Turnover of F1F0-ATP synthase subunit 9 and other proteolipids in normal and Batten disease fibroblasts

Fibroblasts derived from patients with late infantile neuronal ceroid lipofucsinosis (NCL) and from a mouse model of NCL are similar to cells in intact animals in that they accumulate subunit 9 of mitochondrial F1F0-ATP synthase (F-ATPase) (Tanner, A., Dice, J.F., Cell Biol. Int. 19 (1995) 71-75). We now report no differences in the synthetic rates of F-ATPase subunit 9 in such affected cells when compared to control cells. However, the degradation rates of F-ATPase subunit 9 are reduced in both the affected human and mouse cells. This reduced degradation applies only to subunit 9 and the homologous vacuolar ATPase subunit among five distinct, reproducible proteolipid bands analyzed. Approximately 15% of newly synthesized F-ATPase subunit 9 is rapidly degraded in control cells, but this rapidly degraded component is absent in both the human and mouse NCL fibroblasts. At confluence, when the accumulated F-ATPase subunit 9 transiently disappears from human NCL fibroblasts, there is an increased degradation of all proteolipids. The pathway of degradation that is enhanced at confluence is likely to correspond to lysosomal macroautophagy. We confirmed that lysosomes were able to degrade F-ATPase subunit 9 after endocytosis of radiolabeled mitochondria. Human NCL fibroblasts were less active than control cells in this lysosomal degradation of endocytosed F-ATPase subunit 9. However, this difference was not specific for F-ATPase subunit 9 since it also applied to total endocytosed mitochondrial protein. We conclude that degradation of F-ATPase subunit 9 can occur by multiple pathways and that a mitochondrial pathway of proteolysis is defective in the late infantile human and mouse forms of NCL.
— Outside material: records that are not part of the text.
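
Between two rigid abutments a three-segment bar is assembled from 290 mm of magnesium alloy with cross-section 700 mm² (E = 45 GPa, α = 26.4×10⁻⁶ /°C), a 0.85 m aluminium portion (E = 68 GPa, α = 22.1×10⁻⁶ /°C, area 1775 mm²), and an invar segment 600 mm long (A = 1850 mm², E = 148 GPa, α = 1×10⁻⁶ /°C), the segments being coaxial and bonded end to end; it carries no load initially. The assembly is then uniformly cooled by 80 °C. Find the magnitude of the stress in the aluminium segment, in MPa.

With the walls removed the bar would change length by δ_free = Σ αᵢΔT Lᵢ = 26.4×10⁻⁶×80×290 + 22.1×10⁻⁶×80×850 + 1×10⁻⁶×80×600 = 2.163 mm.
The walls prevent any net length change, so an axial force P (same in every segment) develops. Compatibility: P · Σ Lᵢ/(AᵢEᵢ) = δ_free.
The series flexibility is Σ Lᵢ/(AᵢEᵢ) = 290/(700×45×10³) + 850/(1775×68×10³) + 600/(1850×148×10³) = 1.844×10⁻⁵ mm/N.
So P = 2.163 / 1.844×10⁻⁵ = 117.3 kN, tensile.
σ_{aluminium} = P / A = 117300 / 1775 = 66.09 MPa.

σ ≈ 66.1 MPa (tensile)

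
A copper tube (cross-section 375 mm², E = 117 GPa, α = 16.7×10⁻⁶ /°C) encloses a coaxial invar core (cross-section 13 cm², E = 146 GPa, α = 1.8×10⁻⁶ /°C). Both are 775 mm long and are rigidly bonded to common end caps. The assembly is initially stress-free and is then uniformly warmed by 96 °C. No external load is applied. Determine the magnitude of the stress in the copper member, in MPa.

σ ≈ 136 MPa (compressive)

Both members must finish at the same length. With the larger α, the copper tends to over-expand; the plates restrain it, putting the copper in compression and the invar in tension. With no external load the two internal forces are equal and opposite, magnitude P.
Setting the final lengths equal and cancelling L: (α₁ − α₂)ΔT = P/(A₁E₁) + P/(A₂E₂).
|α₁ − α₂|·ΔT = 14.9×10⁻⁶ × 96 = 0.00143.
1/(A₁E₁) + 1/(A₂E₂) = 1/(375×117×10³) + 1/(1300×146×10³) = 2.806×10⁻⁸ N⁻¹.
So P = 0.00143 / 2.806×10⁻⁸ = 50.98 kN.
σ_{copper} = P/A₁ = 50980/375 = 135.9 MPa, compressive.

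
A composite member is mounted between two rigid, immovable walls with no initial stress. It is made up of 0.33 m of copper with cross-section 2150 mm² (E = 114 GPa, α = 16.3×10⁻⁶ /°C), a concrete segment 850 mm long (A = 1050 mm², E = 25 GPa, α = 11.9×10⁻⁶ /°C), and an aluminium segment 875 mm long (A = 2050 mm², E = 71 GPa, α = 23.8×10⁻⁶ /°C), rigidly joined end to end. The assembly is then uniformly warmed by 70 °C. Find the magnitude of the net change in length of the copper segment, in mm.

|ΔL| ≈ 0.29 mm

If the supports were absent, the total length change would be Σ αᵢΔT Lᵢ = 16.3×10⁻⁶×70×330 + 11.9×10⁻⁶×70×850 + 23.8×10⁻⁶×70×875 = 2.542 mm.
The walls prevent any net length change, so an axial force P (same in every segment) develops. Compatibility: P · Σ Lᵢ/(AᵢEᵢ) = δ_free.
The series flexibility is Σ Lᵢ/(AᵢEᵢ) = 330/(2150×114×10³) + 850/(1050×25×10³) + 875/(2050×71×10³) = 3.974×10⁻⁵ mm/N.
So P = 2.542 / 3.974×10⁻⁵ = 63.98 kN, compressive.
For the copper segment, free thermal change = 16.3×10⁻⁶×70×330 = 0.3765 mm and elastic change from P = 63980×330/(2150×114×10³) = 0.08614 mm; these oppose, so the net change is 0.29 mm (segment lengthens).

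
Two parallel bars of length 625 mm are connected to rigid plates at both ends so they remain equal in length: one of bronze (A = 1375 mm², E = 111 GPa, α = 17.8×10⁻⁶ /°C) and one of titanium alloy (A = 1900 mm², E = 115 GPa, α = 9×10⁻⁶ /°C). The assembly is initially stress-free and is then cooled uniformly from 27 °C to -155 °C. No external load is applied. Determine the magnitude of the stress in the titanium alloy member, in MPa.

σ ≈ 75.7 MPa (compressive)

The bronze has the larger α, so on cooling it would change length more than the titanium alloy if both were free. The rigid plates force a common final length, so the bronze is put into tension and the titanium alloy into compression, with equal and opposite forces P (no external load).
Equating the net (thermal + elastic) strains gives |α₁ − α₂|·ΔT = P·[1/(A₁E₁) + 1/(A₂E₂)].
|α₁ − α₂|·ΔT = 8.8×10⁻⁶ × 182 = 0.001602.
1/(A₁E₁) + 1/(A₂E₂) = 1/(1375×111×10³) + 1/(1900×115×10³) = 1.113×10⁻⁸ N⁻¹.
P = 0.001602 / 1.113×10⁻⁸ = 143900 N = 143.9 kN.
σ_{titanium alloy} = P/A₂ = 143900/1900 = 75.75 MPa, compressive.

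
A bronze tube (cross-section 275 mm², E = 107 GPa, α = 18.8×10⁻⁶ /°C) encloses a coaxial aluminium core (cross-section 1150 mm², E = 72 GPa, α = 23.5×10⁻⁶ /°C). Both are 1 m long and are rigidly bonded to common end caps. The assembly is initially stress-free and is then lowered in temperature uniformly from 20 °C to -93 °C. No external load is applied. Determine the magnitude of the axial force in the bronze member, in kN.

P ≈ 11.5 kN (compressive in the bronze)

Equilibrium of a rigid end plate with no external load gives equal and opposite internal forces ±P in the two members. Since α_{aluminium} > α_{bronze}, cooling drives the aluminium into tension and the bronze into compression.
Compatibility of the two members (thermal + elastic change equal): (α₁ − α₂)ΔT = P·[1/(A₁E₁) + 1/(A₂E₂)].
|α₁ − α₂|·ΔT = 4.7×10⁻⁶ × 113 = 0.0005311.
1/(A₁E₁) + 1/(A₂E₂) = 1/(275×107×10³) + 1/(1150×72×10³) = 4.606×10⁻⁸ N⁻¹.
So P = 0.0005311 / 4.606×10⁻⁸ = 11.53 kN.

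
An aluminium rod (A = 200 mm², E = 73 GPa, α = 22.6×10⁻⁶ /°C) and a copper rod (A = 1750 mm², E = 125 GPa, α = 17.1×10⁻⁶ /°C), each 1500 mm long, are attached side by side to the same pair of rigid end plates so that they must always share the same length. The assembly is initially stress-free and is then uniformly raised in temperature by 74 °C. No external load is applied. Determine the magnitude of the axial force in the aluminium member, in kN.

P ≈ 5.57 kN (compressive in the aluminium)

Equilibrium of a rigid end plate with no external load gives equal and opposite internal forces ±P in the two members. Since α_{aluminium} > α_{copper}, heating drives the aluminium into compression and the copper into tension.
Equating the net (thermal + elastic) strains gives |α₁ − α₂|·ΔT = P·[1/(A₁E₁) + 1/(A₂E₂)].
|α₁ − α₂|·ΔT = 5.5×10⁻⁶ × 74 = 0.000407.
1/(A₁E₁) + 1/(A₂E₂) = 1/(200×73×10³) + 1/(1750×125×10³) = 7.306×10⁻⁸ N⁻¹.
So P = 0.000407 / 7.306×10⁻⁸ = 5.57 kN.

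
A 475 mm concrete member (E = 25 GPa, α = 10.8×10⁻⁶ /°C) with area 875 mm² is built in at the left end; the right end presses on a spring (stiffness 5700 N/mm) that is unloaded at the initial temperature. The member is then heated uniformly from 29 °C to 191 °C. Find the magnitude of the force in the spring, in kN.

P ≈ 4.22 kN

The unrestrained thermal change is αΔT L = 10.8×10⁻⁶ × 162 × 475 = 0.8311 mm.
Let P be the compressive force at the spring. The member shortens elastically by PL/(AE) and the spring compresses by P/k; together these equal δ_free.
So P = δ_free / [L/(AE) + 1/k] = 0.8311 / [ 475/(875×25×10³) + 1/(5700) ].
P = 0.8311 / 0.0001972 = 4215 N.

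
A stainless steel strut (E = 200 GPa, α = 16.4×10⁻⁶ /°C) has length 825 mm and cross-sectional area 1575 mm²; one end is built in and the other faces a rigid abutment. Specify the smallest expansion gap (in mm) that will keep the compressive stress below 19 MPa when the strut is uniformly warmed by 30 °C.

g ≈ 0.328 mm

With no wall the strut would lengthen by αΔT L = 16.4×10⁻⁶ × 30 × 825 = 0.4059 mm.
A stress of 19 MPa corresponds to the wall pushing the strut back by σL/E = 19×825/(200×10³) = 0.07838 mm.
So the gap has to take up the difference, g_min = δ_free − σL/E = 0.4059 − 0.07838 = 0.3275 mm.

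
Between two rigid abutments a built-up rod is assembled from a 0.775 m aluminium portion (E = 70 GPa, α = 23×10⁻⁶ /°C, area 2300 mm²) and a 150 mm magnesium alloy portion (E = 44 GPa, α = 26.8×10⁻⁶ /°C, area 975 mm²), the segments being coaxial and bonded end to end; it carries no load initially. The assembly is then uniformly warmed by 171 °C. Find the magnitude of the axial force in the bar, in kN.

With the walls removed the bar would change length by δ_free = Σ αᵢΔT Lᵢ = 23×10⁻⁶×171×775 + 26.8×10⁻⁶×171×150 = 3.735 mm.
The rigid supports impose zero overall length change; the single axial force P common to all segments must satisfy P Σ Lᵢ/(AᵢEᵢ) = δ_free.
Σ Lᵢ/(AᵢEᵢ) = 775/(2300×70×10³) + 150/(975×44×10³) = 8.31×10⁻⁶ mm/N.
Hence P = δ_free / Σ(L/AE) = 3.735/8.31×10⁻⁶ = 449.5 kN (compressive).

P ≈ 450 kN (compressive)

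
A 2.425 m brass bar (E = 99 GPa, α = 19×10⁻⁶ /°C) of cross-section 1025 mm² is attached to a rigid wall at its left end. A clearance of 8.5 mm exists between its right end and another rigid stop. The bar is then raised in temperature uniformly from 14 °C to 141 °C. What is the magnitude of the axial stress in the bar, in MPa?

σ ≈ 0 MPa

Free thermal elongation = αΔT L = 19×10⁻⁶ × 127 × 2425 = 5.852 mm.
Since δ_free = 5.85 mm is less than the 8.5 mm gap, the bar never touches the wall. No axial force develops.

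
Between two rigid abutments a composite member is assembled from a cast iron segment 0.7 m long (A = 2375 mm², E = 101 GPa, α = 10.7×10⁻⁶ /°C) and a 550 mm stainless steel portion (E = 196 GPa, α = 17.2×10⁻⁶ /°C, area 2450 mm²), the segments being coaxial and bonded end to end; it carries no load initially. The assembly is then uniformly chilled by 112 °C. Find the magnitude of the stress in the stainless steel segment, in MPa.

σ ≈ 191 MPa (tensile)

Free thermal contraction of the whole bar: Σ αᵢΔT Lᵢ = 10.7×10⁻⁶×112×700 + 17.2×10⁻⁶×112×550 = 1.898 mm.
Since the ends are fixed, an axial force P builds up, equal in every segment, with P · Σ Lᵢ/(AᵢEᵢ) = δ_free.
The series flexibility is Σ Lᵢ/(AᵢEᵢ) = 700/(2375×101×10³) + 550/(2450×196×10³) = 4.064×10⁻⁶ mm/N.
So P = 1.898 / 4.064×10⁻⁶ = 467.2 kN, tensile.
σ_{stainless steel} = P / A = 467200 / 2450 = 190.7 MPa.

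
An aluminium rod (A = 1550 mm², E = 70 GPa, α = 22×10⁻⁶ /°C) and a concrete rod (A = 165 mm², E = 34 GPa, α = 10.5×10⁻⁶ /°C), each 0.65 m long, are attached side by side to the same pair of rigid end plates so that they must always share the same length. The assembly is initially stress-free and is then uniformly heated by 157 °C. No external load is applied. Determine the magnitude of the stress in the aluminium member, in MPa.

σ ≈ 6.21 MPa (compressive)

Both members must finish at the same length. With the larger α, the aluminium tends to over-expand; the plates restrain it, putting the aluminium in compression and the concrete in tension. With no external load the two internal forces are equal and opposite, magnitude P.
Equating the net (thermal + elastic) strains gives |α₁ − α₂|·ΔT = P·[1/(A₁E₁) + 1/(A₂E₂)].
|α₁ − α₂|·ΔT = 11.5×10⁻⁶ × 157 = 0.001806.
1/(A₁E₁) + 1/(A₂E₂) = 1/(1550×70×10³) + 1/(165×34×10³) = 1.875×10⁻⁷ N⁻¹.
So P = 0.001806 / 1.875×10⁻⁷ = 9.631 kN.
σ_{aluminium} = P/A₁ = 9631/1550 = 6.213 MPa, compressive.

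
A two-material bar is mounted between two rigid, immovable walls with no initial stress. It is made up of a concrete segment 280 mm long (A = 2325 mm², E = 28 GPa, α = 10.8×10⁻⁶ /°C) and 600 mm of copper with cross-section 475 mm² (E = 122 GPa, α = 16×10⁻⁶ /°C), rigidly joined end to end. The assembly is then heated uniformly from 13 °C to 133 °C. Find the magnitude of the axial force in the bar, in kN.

Free thermal expansion of the whole bar: Σ αᵢΔT Lᵢ = 10.8×10⁻⁶×120×280 + 16×10⁻⁶×120×600 = 1.515 mm.
The rigid supports impose zero overall length change; the single axial force P common to all segments must satisfy P Σ Lᵢ/(AᵢEᵢ) = δ_free.
Σ Lᵢ/(AᵢEᵢ) = 280/(2325×28×10³) + 600/(475×122×10³) = 1.465×10⁻⁵ mm/N.
P = 1.515 / 1.465×10⁻⁵ = 103400 N = 103.4 kN, compressive.

P ≈ 103 kN (compressive)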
Impaired folding and subunit assembly as disease mechanism: the example of medium-chain acyl-CoA dehydrogenase deficiency

Rapid progress in DNA technology has entailed the possibility of readily detecting mutations in disease genes. In contrast to this, techniques to characterize the effects of mutations are still very time consuming. It has turned out that many of the mutations detected in disease genes are missense mutations. Characterization of the effect of these mutations is particularly important in order to establish that they are disease causing and to estimate their severity. We use the experiences with investigation of medium-chain acyl-CoA dehydrogenase deficiency as an example to illustrate that (i) impaired folding is a common effect of missense mutations occurring in genetic diseases, (ii) increasing the level of available chaperones may augment the level of functional mutant protein in vivo, and (iii) one mutation may have multiple effects. The interplay between the chaperones assisting folding and proteases that attack folding intermediates is decisive for how large a proportion of a mutant polypeptide impaired in folding acquires the functional structure. This constitutes a protein quality control system, and the handling of a given mutant protein by this system may vary due to environmental conditions or genetic variability in its components. The possibility that intraindividual differences in the handling of mutant proteins may be a mechanism accounting for phenotypic variability is discussed.

A model for Batten disease protein CLN3: functional implications from homology and mutations

In an attempt to understand the molecular nature of Batten disease, we have examined the amino acid sequence of the affected CLN3 gene product (The International Batten Disease Consortium (1995) Cell 82, 949-957) and the site-specific mutations which give rise to the biological defect. Homology searches and molecular modeling have led to the development of a model for the folding and disposition of the protein, possibly within a mitochondrial membrane. High homology with a yeast protein of unknown function suggests a strong evolutionary conservation of function. We speculate that a possible role for the protein may be in chaperoning the folding/unfolding or assembly/ disassembly of other proteins, specifically subunit c of the mitochondrial ATP synthase complex.